I still work from home, which is brilliant for the dogs, for my being able to save some money, less stress but its hard. God its hard being in this house all day.
They let us have "bubbles" and I struggled with that. No one would want to be in my bubble, no point asking. I asked people if they wanted to meet up, go for walks, go for a drink. People wanted to be with other friends, see family, I am low on their list. It's fine, I accept that.
Things loosened up a bit, we could start flyball, agility, obedience training. It was the only time I spoke face to face with people.
Then it got taken away again, the nights are dark when I finish work. I take them out at lunch as well as the morning to get some sunshine.
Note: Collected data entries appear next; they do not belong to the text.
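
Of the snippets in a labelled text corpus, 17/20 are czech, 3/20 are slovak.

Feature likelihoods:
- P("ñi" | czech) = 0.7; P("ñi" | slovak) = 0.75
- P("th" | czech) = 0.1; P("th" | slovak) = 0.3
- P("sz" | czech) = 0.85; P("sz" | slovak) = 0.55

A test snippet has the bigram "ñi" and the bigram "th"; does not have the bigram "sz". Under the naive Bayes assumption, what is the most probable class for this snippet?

czech: 0.85 × 0.7 × 0.1 × (1−0.85) = 0.008925
slovak: 0.15 × 0.75 × 0.3 × (1−0.55) = 0.0151875
Highest score → slovak.

slovak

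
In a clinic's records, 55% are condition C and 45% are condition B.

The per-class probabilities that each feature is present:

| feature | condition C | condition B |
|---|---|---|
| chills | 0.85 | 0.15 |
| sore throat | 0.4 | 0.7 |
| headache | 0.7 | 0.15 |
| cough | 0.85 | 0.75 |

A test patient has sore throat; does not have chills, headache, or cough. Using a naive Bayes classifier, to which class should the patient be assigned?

condition C: 0.55 × (1−0.85) × 0.4 × (1−0.7) × (1−0.85) = 0.001485
condition B: 0.45 × (1−0.15) × 0.7 × (1−0.15) × (1−0.75) = 0.056896875
Highest score → condition B.

condition B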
My work began to suffer, I had an amazingly humiliating meeting about it. I hit rock bottom financially and have cut down my riding days which also lost me some of my routine and safety net.
People talk about how lonely they are and I think, well this is nothing unusual for me. I can't be bothered to go drag the entry up but two years ago I made a post about walking around Asda just to be around people and repeating to myself that I was not lonely, I was not lonely.
I'd be ok with being on my own if I could just carry on with my activities and I realise just how much my life revolves around the animals, how much I rely on them for my sanity and how much worse I'd be if I didn't have them.
They talk about how they hope for a normal Christmas and I think, well my Christmases are on my own anyway, so that's normal and anyway now I know for definite people only invite me out of pity.
Mum only gets in touch when she needs something from me. One of my boys that I go to football with, hit rock bottom. I was scared he was going to do something silly. I reached out to him. Told him of my own struggles, tried to make him realise he's not on his own. Nothing.
People only seem to reach out to me when they need something from me and because i'm so desperately lonely I run to help them, to give me meaning in my own life.